Goodwill Industries of Arkansas is a state leader in collection and sustainability efforts, including the recycling of e-waste.
More than 1,800 tons of e-waste have been collected from Goodwill’s 43 locations across the state since the program began in 2008. Goodwill is celebrating its 90th anniversary in Arkansas during 2017.
“People from all over the state donate their e-waste to us through a variety of methods, whether it is through our donation centers or stores,” said Leisa D. Wamsley, vice president of donated goods. “We have even gone into small communities in the northeast where there is not a store and we have done e-waste drives with those communities. That stuff comes into our facility on Scott Hamilton in Little Rock and we demanufacture all of that. When it comes in, we are recycling it responsibly.”
E-waste includes used electrical or electronic devices. Arkansans can donate their e-waste to Goodwill for disposal, recycling, resale, reuse and salvage. E-waste donations made up a portion of the 950,000 pounds of donations collected at two Goodwill locations in Arkansas during 2016. About 96 percent
of Goodwill’s funding is generated by the sale of donated goods.

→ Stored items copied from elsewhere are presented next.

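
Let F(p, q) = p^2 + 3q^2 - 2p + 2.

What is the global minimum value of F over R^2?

1

F(p,q) separates as A(p) + B(q) + 2, so its minimum is min A + min B + 2.
A'(p) = 2p - 2 vanishes at p ∈ {1}; B'(q) = 6q vanishes at q ∈ {0}.
Local minima of A (where A''>0): A(1)=-1. Local minima of B: B(0)=0.
So the global minimum of F is A(1) + B(0) + 2 = -1 + 0 + 2 = 1, attained at (1, 0).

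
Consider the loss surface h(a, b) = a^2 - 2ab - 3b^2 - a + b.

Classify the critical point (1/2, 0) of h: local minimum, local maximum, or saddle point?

saddle point

The Hessian of h is constant: H = [[2, -2], [-2, -6]].
det(H) = 2·(-6) − (-2)² = -16.
Since det(H) < 0, H is indefinite and the critical point is a saddle point.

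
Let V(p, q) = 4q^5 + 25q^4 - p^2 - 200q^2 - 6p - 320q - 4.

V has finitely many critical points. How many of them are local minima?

0

V separates as a function of p plus a function of q, so ∇V=0 decouples.
∂V/∂p = -2(p + 3) = 0 at p ∈ {-3}; ∂V/∂q = 20(q - 2)(q + 1)(q + 2)(q + 4) = 0 at q ∈ {-4, -2, -1, 2}.
The Hessian is diagonal: diag(V_pp, V_qq). Second derivatives: V_pp(-3)=-2; V_qq(-4)=-720, V_qq(-2)=160, V_qq(-1)=-180, V_qq(2)=1440.
Local minima occur where both diagonal entries positive: none. Count: 0.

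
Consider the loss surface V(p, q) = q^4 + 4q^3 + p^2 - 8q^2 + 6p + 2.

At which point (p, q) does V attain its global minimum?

(-3, -4)

V(p,q) separates as A(p) + B(q) + 2, so its minimum is min A + min B + 2.
A'(p) = 2p + 6 vanishes at p ∈ {-3}; B'(q) = 4q(q - 1)(q + 4) vanishes at q ∈ {-4, 0, 1}.
Local minima of A (where A''>0): A(-3)=-9. Local minima of B: B(-4)=-128, B(1)=-3.
So the global minimum of V is A(-3) + B(-4) + 2 = -9 − 128 + 2 = -135, attained at (-3, -4).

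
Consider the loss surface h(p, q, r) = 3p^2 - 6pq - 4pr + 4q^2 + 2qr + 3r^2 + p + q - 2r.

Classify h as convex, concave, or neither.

convex

h is quadratic, so its Hessian is the constant matrix H = [[6, -6, -4], [-6, 8, 2], [-4, 2, 6]].
Leading principal minors: 6, 12, 16.
All positive ⇒ H ≻ 0 ⇒ convex.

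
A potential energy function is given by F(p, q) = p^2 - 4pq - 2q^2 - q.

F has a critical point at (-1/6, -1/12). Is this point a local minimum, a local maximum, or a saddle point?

The Hessian of F is constant: H = [[2, -4], [-4, -4]].
det(H) = 2·(-4) − (-4)² = -24.
Since det(H) < 0, H is indefinite and the critical point is a saddle point.

saddle point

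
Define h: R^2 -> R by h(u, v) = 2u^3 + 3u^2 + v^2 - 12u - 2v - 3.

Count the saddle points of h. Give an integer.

1

h separates as a function of u plus a function of v, so ∇h=0 decouples.
∂h/∂u = 6(u - 1)(u + 2) = 0 at u ∈ {-2, 1}; ∂h/∂v = 2(v - 1) = 0 at v ∈ {1}.
The Hessian is diagonal: diag(h_uu, h_vv). Second derivatives: h_uu(-2)=-18, h_uu(1)=18; h_vv(1)=2.
Saddle points occur where the two diagonal entries have opposite signs: (-2, 1). Count: 1.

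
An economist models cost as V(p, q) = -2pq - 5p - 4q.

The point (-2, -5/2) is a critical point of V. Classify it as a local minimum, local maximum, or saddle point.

The Hessian of V is constant: H = [[0, -2], [-2, 0]].
det(H) = 0·0 − (-2)² = -4.
Since det(H) < 0, H is indefinite and the critical point is a saddle point.

saddle point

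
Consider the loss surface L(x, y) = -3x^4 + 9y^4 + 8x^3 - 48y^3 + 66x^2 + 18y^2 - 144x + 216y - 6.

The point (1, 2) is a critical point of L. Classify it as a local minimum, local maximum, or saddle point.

The mixed partial ∂²L/∂x∂y is 0, so the Hessian at any point is diag(L_xx, L_yy) = diag(12(-3x^2 + 4x + 11), 36(3y^2 - 8y + 1)).
At (1, 2): H = diag(144, -108).
The eigenvalues have opposite signs, so H is indefinite: a saddle point.

saddle point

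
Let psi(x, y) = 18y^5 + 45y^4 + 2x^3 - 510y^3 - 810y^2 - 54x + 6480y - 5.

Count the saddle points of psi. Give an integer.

psi separates as a function of x plus a function of y, so ∇psi=0 decouples.
∂psi/∂x = 6(x - 3)(x + 3) = 0 at x ∈ {-3, 3}; ∂psi/∂y = 90(y - 3)(y - 2)(y + 3)(y + 4) = 0 at y ∈ {-4, -3, 2, 3}.
The Hessian is diagonal: diag(psi_xx, psi_yy). Second derivatives: psi_xx(-3)=-36, psi_xx(3)=36; psi_yy(-4)=-3780, psi_yy(-3)=2700, psi_yy(2)=-2700, psi_yy(3)=3780.
Saddle points occur where the two diagonal entries have opposite signs: (-3, -3), (-3, 3), (3, -4), (3, 2). Count: 4.

4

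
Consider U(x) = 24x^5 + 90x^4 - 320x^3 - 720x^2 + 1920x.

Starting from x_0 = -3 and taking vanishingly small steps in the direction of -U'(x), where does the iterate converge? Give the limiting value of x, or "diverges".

U'(x) = 120(x - 2)(x - 1)(x + 2)(x + 4), so U'(-3) = -2400.
Gradient descent moves in the -U' direction, i.e. x is increasing.
The nearest critical point in that direction is x = -2, where U'' = 2880 > 0 (a local minimum). The iterate converges there.

-2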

A new store and career services center opened at 205 Garrison St. in 2015. The store is managed by Rhonda Richey. The retail store at 631 E. Grand Ave. is now managed by Rori Myers. Wamsley said Goodwill is dedicated to working with citizens to benefit their communities.
“Our motto is ‘donate, shop, change a life,’” Wamsley said. “You take in the donations, shop at our store and we change lives. We do it one person at a time.”
Goodwill locations offer a conve- nient option to dispose of e-waste and other goods.
“We have a sign out there that says, ‘Pop a trunk, we’ll do the rest,’” Wamsley said. “Pull in, we’ll walk out, collect your donation, ask if you want a receipt and then send you on your way. It is pretty simple.”
All e-waste donations are shipped to the 76,000-square feet Goodwill Resource Center at 7400 Scott Hamilton Drive in Little Rock. Donations are stored, demanufactured, recycled and repurposed on site. The center includes a store where customers can purchase computer equipment repurposed from donations.
The process is undertaken, in part, by workers hired through the Transitional Employment Opportunity program, which supports individuals who are at least 18 years of age or older with nonviolent and nonsexual criminal offenses. TEO participants can be employed by Goodwill to process donations for as long
as 16 weeks while they receive job training. The recidivism rate is only 8 percent for workers in the program.
“Those who are reoffending are technicalities because they missed a court date or something like that,” Wamsley said.
Goodwill’s sustainability efforts have been recognized in recent years. The agency received the Arkansas Recycling Coalition Community Involvement Award in 2015 for its contribution to the advancement of waste reduction, recycling and sustainability.
The Arkansas Department of Environmental Quality awarded Goodwill in 2016 with the first Arkansas Environmental Technology Award, known as the “TECHe Award.” It is offered to agencies for the use of new developments in technology or the innovative use of technology to protect our resources and improve the environment. Goodwill Industries has also been a finalist for the ADEQ’s Arkansas Environmental Stewardship Award, known as the “ENVY,” for the past three years. The annual award will be presented for the 13th time this year.
Goodwill regularly works with businesses and schools to collect donations in local drives. Those interested can apply through the Goodwill Industries of Arkansas website to coordinate with Leslie Heizman, vice president of mission and community engagement, to host local events.
“We are glad to come down there, set up all of the logistics and handle all of that,” Wamsley said. “It particularly works very well with elementary schools if they have a ‘green team’ or something like that. We can work with them and we can host a drive.”